「このサイト、SSL化されてないから危険だよ」
ネットサーフィン中、ブラウザの端に表示された「保護されていない通信」という警告を見て、先輩が眉をひそめました。私は「エス・エス・エル……? なんか特殊部隊の名前?」と、物々しい響きにドキドキしていました。
「先輩、それってウイルスに感染しちゃうってことですか!?」と慌てる私に、先輩は 「いや、中身をのぞき見されちゃう可能性があるってことだよ。ハガキで機密情報を送るようなものだね」 と教えてくれました。
実は、インターネットで安全に買い物やログインができるのは、この「SSL」という技術が裏で守ってくれているからです。
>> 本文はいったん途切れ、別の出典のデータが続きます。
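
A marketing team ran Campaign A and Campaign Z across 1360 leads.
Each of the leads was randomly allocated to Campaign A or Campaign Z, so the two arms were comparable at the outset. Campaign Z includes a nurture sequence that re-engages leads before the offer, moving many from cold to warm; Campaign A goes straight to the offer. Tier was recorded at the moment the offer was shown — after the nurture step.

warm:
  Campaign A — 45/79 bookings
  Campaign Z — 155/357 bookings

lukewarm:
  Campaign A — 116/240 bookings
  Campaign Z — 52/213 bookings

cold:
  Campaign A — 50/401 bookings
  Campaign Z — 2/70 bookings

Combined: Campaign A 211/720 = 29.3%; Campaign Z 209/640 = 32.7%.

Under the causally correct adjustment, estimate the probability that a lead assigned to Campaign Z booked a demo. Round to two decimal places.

0.33

Engagement tier lies on the pathway campaign → engagement tier → outcome, so adjusting for it blocks the indirect effect. For the total causal effect of campaign, use the unadjusted pooled rates.
So P(outcome | do(Campaign Z)) is just the pooled rate for Campaign Z: 209/640 = 0.327.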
今回は、大切な手紙を守る 「鍵付きの封筒」 に例えて、その正体をやさしく解説します!
SSLとは? 一言でいうと「情報を暗号化して守る『鍵付きの封筒』」
結論から言うと、SSL(エスエスエル)とは Secure Sockets Layer の略で、インターネット上の通信を暗号化し、第三者によるデータの盗み見や改ざんを防ぐ仕組み のことです。
「手紙」 に例えてみましょう。
- 普通の通信(HTTP):誰でも中身が読める ハガキ
- SSL通信(HTTPS):中身を特殊な暗号で書いた 鍵付き封筒
ハガキでクレジットカード番号を書いて送ったら、途中の郵便局員や悪い人に中身を読まれてしまいますよね。これが「SSL化されていない」状態です。
SSLを使うと、データは複雑なパズル(暗号)に変換され、専用の鍵を持っている相手しか読めない「鍵付き封筒」に入れられます。これなら、もし途中で悪い人に盗まれても、中身を解読することはできません。
ビジネスの現場でSSLという言葉が出る場面
Webサイトの運営や会社のセキュリティ方針で必ず出てくるキーワードです。
1. 「新しい特設サイト、ちゃんとSSL対応できてる?」
意味:
「お客様が入力する個人情報が盗まれないように、通信を暗号化する『鍵付き封筒(HTTPS)』の準備はできてる?」ということです。
2. 「常時SSL化していないと、SEO(検索順位)にも悪影響だよ」
意味:
「今のGoogle図書館は『鍵付き封筒を使わない無防備な本』を嫌うから、サイト全体を暗号化しておかないと、検索結果で上位に出してくれないよ」ということです。
3. 「SSLサーバー証明書の期限が切れるから、更新手続きして」
意味:
「封筒にかける鍵の『有効期限(使用許可証)』が終わっちゃうから、新しく発行してもらわないと、偽物のサイトだと思われちゃうよ」ということです。
HTTPとHTTPSの違い
ブラウザのアドレスバーを見れば、そのサイトが安全かどうかが一発で分かります。
| 比較ポイント | HTTP | HTTPS |
|---|---|---|
| 末尾の「S」 | なし | あり(Secure:安全) |
| 状態 | 暗号化されていない(丸見え) | 暗号化されている(守られている) |
| たとえ話 | ハガキ で送る | 鍵付き封筒 で送る |
| ブラウザの表示 | 「保護されていない」などの警告 | 南京錠(カギ)のマーク が出る |
今の時代、個人情報を入力するサイトで「HTTPS」になっていないものは、絶対に使ってはいけません。
まとめ
この記事のポイントは次のとおりです。
- SSLは、通信の中身を暗号化して守る「鍵付き封筒」
- 個人情報の盗み見や、なりすましサイトを防ぐために必須
- 「HTTPS」と「カギのマーク」が安全のしるし
今すぐできる確認方法
今見ているサイトのブラウザの「アドレスバー」をチェックしてみましょう!
- URLの左側に 「南京錠(カギ)」のマーク がありますか?
- URLが 「https://」 (最後にSがついている)から始まっていますか?
- もしカギが開いていたり、警告が出ていたら、そこでパスワードやカード番号を入れるのは絶対にやめましょう!
「カギがかかっているか確認する」という小さな習慣が、あなたと会社の情報を守る最強の武器になりますよ!